If you are experimenting with WAIR systems and you are interested in their design and evaluation, then this collection can be useful.

Corpus

The corpus is composed by 6 collections of the Portuguese web, broadly considered the web subset of interest to the Portuguese. These collections are indexed and searchable through the public access given by the Portuguese Web Archive (PWA) at http://archive.pt.

In total, the corpus contains 255 million web pages' versions collected between 1996 and 2009. It amounts 6.2TB compressed in ARC file format (8.9 TB uncompressed). The corpus' main characteristics are detailed in the following table, showing a significant heterogeneity in age, size and type.

# Years Documents (K) Size (GB) Description Collection
1 1996 75 0.316 selective crawl of most popular sites Roteiro
2 1996 - 2000 5 047 48 broad crawls periodically made by the Internet Archive IA
3 2000 - 2008 118 842 1 900 broad crawls periodically made by the Internet Archive IA
4 2004 - 2006 14 374 165 selective crawls made by the Portuguese National Library BN
5 2008 48 718 1 600 exhaustive crawl of mostly the .pt domain AWP2
6 2009 68 776 2 500 exhaustive crawl of mostly the .pt domain AWP4
TOTAL 255 832 6 213

This corpus includes all types of media formats (e.g. text, image, video and audio) and genres (e.g. news, blogs, wikis) to support future IR tasks with different goals in mind.
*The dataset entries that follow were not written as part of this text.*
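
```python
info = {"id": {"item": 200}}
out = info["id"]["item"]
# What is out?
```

Trace:
`info = {"id": {"item": 200}}` → info = {'id': {'item': 200}}
`out = info["id"]["item"]` → out = 200
So out = 200

Answer: 200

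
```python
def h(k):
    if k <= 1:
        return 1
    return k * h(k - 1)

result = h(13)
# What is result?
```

h(13) = 13 * 12 * 11 * 10 * 9 * 8 * 7 * 6 * 5 * 4 * 3 * 2 * 1 = 6227020800

Answer: 6227020800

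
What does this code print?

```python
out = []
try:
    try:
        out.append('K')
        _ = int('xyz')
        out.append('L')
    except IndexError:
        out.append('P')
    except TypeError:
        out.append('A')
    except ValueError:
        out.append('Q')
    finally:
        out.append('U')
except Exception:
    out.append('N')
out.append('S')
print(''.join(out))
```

Execution trace: 'K' (inner try body) → 'Q' (inner except ValueError) → 'U' (inner finally) → 'S' (after the try/except). Output: KQUS

Answer: KQUS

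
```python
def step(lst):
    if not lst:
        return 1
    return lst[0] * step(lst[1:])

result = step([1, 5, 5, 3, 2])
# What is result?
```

Product over [1, 5, 5, 3, 2] = 1 * 5 * 5 * 3 * 2 = 150

Answer: 150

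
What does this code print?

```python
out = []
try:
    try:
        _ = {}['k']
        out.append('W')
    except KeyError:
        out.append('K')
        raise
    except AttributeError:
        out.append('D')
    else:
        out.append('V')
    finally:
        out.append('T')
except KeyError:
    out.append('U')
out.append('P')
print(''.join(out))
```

Execution trace: 'K' (inner except KeyError) → 'T' (inner finally) → 'U' (outer except KeyError) → 'P' (after the try/except). Output: KTUP

Answer: KTUP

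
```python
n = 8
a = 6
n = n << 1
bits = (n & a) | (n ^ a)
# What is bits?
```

Trace:
`n = 8` → n = 8
`a = 6` → a = 6
`n = n << 1` → n = 16
`bits = (n & a) | (n ^ a)` → bits = 22
So bits = 22

Answer: 22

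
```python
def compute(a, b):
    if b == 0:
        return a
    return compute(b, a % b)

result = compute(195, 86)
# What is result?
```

compute(195, 86) -> compute(86, 23) -> compute(23, 17) -> compute(17, 6) -> compute(6, 5) -> compute(5, 1) -> compute(1, 0) -> 1

Answer: 1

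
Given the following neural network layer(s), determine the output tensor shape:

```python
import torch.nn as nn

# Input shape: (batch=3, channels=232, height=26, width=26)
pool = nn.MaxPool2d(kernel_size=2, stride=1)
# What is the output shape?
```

Input: (3, 232, 26, 26) -> Output: (3, 232, 25, 25)

Answer: (3, 232, 25, 25)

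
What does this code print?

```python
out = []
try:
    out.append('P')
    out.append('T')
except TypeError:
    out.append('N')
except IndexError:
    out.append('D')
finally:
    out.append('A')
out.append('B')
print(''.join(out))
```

Execution trace: 'P' (try body) → 'T' (try body, no exception) → 'A' (finally) → 'B' (after the try/except). Output: PTAB

Answer: PTAB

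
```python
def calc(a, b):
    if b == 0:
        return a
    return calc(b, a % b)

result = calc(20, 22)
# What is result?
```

calc(20, 22) -> calc(22, 20) -> calc(20, 2) -> calc(2, 0) -> 2

Answer: 2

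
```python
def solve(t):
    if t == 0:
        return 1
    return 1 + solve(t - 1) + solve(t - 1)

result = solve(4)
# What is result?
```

solve(t) = 1 + 2·solve(t-1), solve(0)=1. Closed form: (1+1)·2^4 - 1 = 31.

Answer: 31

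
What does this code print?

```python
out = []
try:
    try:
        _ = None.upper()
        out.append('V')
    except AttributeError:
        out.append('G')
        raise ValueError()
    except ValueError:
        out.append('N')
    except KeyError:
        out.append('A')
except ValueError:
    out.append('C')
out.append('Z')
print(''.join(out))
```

Execution trace: 'G' (inner except AttributeError) → 'C' (outer except ValueError) → 'Z' (after the try/except). Output: GCZ

Answer: GCZ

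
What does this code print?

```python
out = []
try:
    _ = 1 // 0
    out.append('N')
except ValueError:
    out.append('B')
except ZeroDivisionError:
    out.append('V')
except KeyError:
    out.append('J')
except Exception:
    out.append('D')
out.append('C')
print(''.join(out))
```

Execution trace: 'V' (except ZeroDivisionError) → 'C' (after the try/except). Output: VC

Answer: VC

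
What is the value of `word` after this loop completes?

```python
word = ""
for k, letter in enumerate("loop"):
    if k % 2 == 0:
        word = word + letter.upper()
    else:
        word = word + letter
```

Uppercase even positions in 'loop'
`word` takes the values: "" → "L" → "Lo" → "LoO" → "LoOp"

Answer: "LoOp"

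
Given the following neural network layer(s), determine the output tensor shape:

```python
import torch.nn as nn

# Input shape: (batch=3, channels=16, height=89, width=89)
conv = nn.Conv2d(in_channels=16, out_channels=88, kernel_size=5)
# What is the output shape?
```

Input: (3, 16, 89, 89) -> Output: (3, 88, 85, 85)

Answer: (3, 88, 85, 85)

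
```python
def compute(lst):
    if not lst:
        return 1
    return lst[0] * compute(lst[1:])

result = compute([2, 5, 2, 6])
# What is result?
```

Product over [2, 5, 2, 6] = 2 * 5 * 2 * 6 = 120

Answer: 120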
Obtaining a Copy of the PWA9609 test collection

The PWA9609 test collection is distributed by the Portuguese Foundation for National Scientific Computation strictly for research purposes only. The collection may be obtained by signing a data license agreement with the Portuguese Foundation for National Scientific Computing.

Please contact us.

Topics

Relevance Judgments

Grade Very relevant Relevant Not relevant
manual 69 91 1 819
automatic 5 168 5 571 257 083
TOTAL 5 237 5 662 258 902

Metadata

A list of mappings between each version id and the corresponding <URL, timestamp> pair can be downloaded.

Evaluation

Results can be computed with the trec_eval tool used by the TREC community, since the test collection follows the TREC file formats.

Other Issues

Information about the methodology used to create the PWA9609 collection was published at the 13th International Conference on Web Information System Engineering in a paper named Evaluating Web Archive Search Systems.